By singling out movies containing even the most fleeting and innocent glimpses of nudity the legislative classification is strikingly underinclusive. There is no reason to think that a wide variety of other scenes in the customary screen diet, ranging from soap opera to violence, would be any less distracting to the passing motorist.

This court frequently has upheld underinclusive classifications on the sound theory that a legislature may deal with one part of a problem without addressing all of it. This presumption of statutory validity, however, has less force when a classification turns on the subject matter of expression. “[A]bove all else, the First Amendment means that government has no power to restrict expression because of its message, its ideas, its subject matter, or its content,” Police Dept. of Chicago v. Mosley, 408 U.S. at 95, 92 S.Ct. 2286
[2290] 33 L.Ed.2d 212. Thus, “under the Equal Protection Clause, not to mention the First Amendment itself,” id., at 96, 92 S.Ct. 2286 [2290] 33 L.Ed.2d 212, even a traffic regulation cannot discriminate on the basis of content unless there are clear reasons for the distinctions.

Appellee offers no justification, nor are we aware of any, for distinguishing movies containing nudity from all other movies in a regulation designed to protect traffic. Absent such a justification, the ordinance cannot be salvaged by this rationale.

[Citations, footnote omitted] 422 U.S. at 214-15,95 S.Ct. at 2275-76, 45 L.Ed.2d at 134. Our reading of the “clear reasons” language in context would require a stronger showing than mere rationality. See Schad, supra 452 U.S. at 67-76,101 S.Ct. at 2182-87, 68 L.Ed.2d at 680-85, especially n. 7 at 68,101 S.Ct. at 2183, 68 L.Ed.2d at 680.

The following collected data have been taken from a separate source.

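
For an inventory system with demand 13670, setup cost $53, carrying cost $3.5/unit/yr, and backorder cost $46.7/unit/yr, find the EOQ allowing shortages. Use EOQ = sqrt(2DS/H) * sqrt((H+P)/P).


Formula: EOQ* = sqrt(2DS/H) * sqrt((H+P)/P)
Base EOQ = sqrt(2*13670*53/3.5) = 643.43 units
Correction = sqrt((3.5+46.7)/46.7) = 1.0368
EOQ* = 643.43 * 1.0368 = 667.1 units

667.1 units


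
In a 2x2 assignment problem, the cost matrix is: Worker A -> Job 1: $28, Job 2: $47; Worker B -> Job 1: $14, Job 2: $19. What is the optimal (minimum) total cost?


Option 1: A->1 + B->2 = $28 + $19 = $47
Option 2: A->2 + B->1 = $47 + $14 = $61
Min cost = min($47, $61) = $47

$47


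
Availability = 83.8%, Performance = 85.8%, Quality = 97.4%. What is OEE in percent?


Formula: OEE = Availability * Performance * Quality / 10000
A * P = 83.8% * 85.8% / 100 = 71.9%
OEE = 71.9% * 97.4% / 100 = 70.0%

70.0%


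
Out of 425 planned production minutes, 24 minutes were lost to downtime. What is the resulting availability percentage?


Formula: Availability = (Planned Time - Downtime) / Planned Time * 100
Uptime = 425 - 24 = 401 min
Availability = 401 / 425 * 100 = 94.4%

94.4%


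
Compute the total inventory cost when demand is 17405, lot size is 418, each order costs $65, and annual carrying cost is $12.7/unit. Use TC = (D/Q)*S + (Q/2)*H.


TC = 17405/418 * 65 + 418/2 * 12.7

$5360.82


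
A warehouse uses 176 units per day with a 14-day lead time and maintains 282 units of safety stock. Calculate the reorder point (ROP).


Formula: ROP = (Daily Demand * Lead Time) + Safety Stock
Demand during lead time = 176 * 14 = 2464 units
ROP = 2464 + 282 = 2746 units

2746 units


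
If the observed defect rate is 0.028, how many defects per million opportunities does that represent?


DPMO = defect_rate * 1000000 = 0.028 * 1000000

28000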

[fn8] As we observed in Breese v. Smith, 501 P.2d 159, 174 n. 60 (Alaska 1972), “it is absurd to punish a person `because his neighbors have no self-control and cannot refrain from violence.'” Quoting from Z. Chaffee, Jr., Free Speech in the United States 151-52 (1941).

[fn9] See, as to obscenity, Miller v. California,413 U.S. 15, 93 S.Ct. 2607, 37 L.Ed.2d 419 (1973); A Book Named “JohnCleland’s Memoirs of a Woman of Pleasure” v. Attorney General ofMassachusetts, 383 U.S. 413, 86 S.Ct. 975, 16 L.Ed.2d 1 (1966);Roth v. United States, 354 U.S. 476, 77 S.Ct. 1304,1 L.Ed.2d 1498 (1957); as to captive audiences, Kovacs v. Cooper,336 U.S. 77, 69 S.Ct. 448, 93 L.Ed. 513 (1949); Lehman v. City ofShaker Heights, 418 U.S. 298, 94 S.Ct. 2714, 41 L.Ed.2d 770
(1974); Erznoznik v. City of Jacksonville, 422 U.S. 205,95 S.Ct. 2268, 45 L.Ed.2d 125 (1975); as to minors, Ginsberg v. NewYork, 390 U.S. 629, 88 S.Ct. 1274, 20 L.Ed.2d 195, reh. denied391 U.S. 971, 88 S.Ct. 2029, 20 L.Ed.2d 887 (1968).

BURKE, Justice, concurring.

I concur.

I do, however, wish to point out what I believe to be an important difference between the ordinance in this case and the statute held enforceable in New York State Liquor Authority v.Bellanca, 452 U.S. 714, 101 S.Ct. 2599, 69 L.Ed.2d 357 (1981).

The statute in Bellanca did not attempt to impose criminal penalties on those performing in violation of its terms. It was aimed solely at the licensee[fn1] and could only “cause an establishment to lose its liquor license.” 452 U.S. at 714,101 S.Ct. at 2600, 69 L.Ed.2d at 359. Thus, the penalty for a violation was civil in nature and directly related to the activities of the license holder.

[fn1] The statute provided:

No retail licensee for on premises consumption shall suffer or permit any person to appear on licensed premises in such manner or attire as to expose to view any portion of the pubic area, anus, vulva, or genitals, or any simulation thereof, nor shall suffer or permit any female to appear on licensed premises in such manner or attire as to expose to view any portion of the breast below the top of the areola, or any simulation thereof.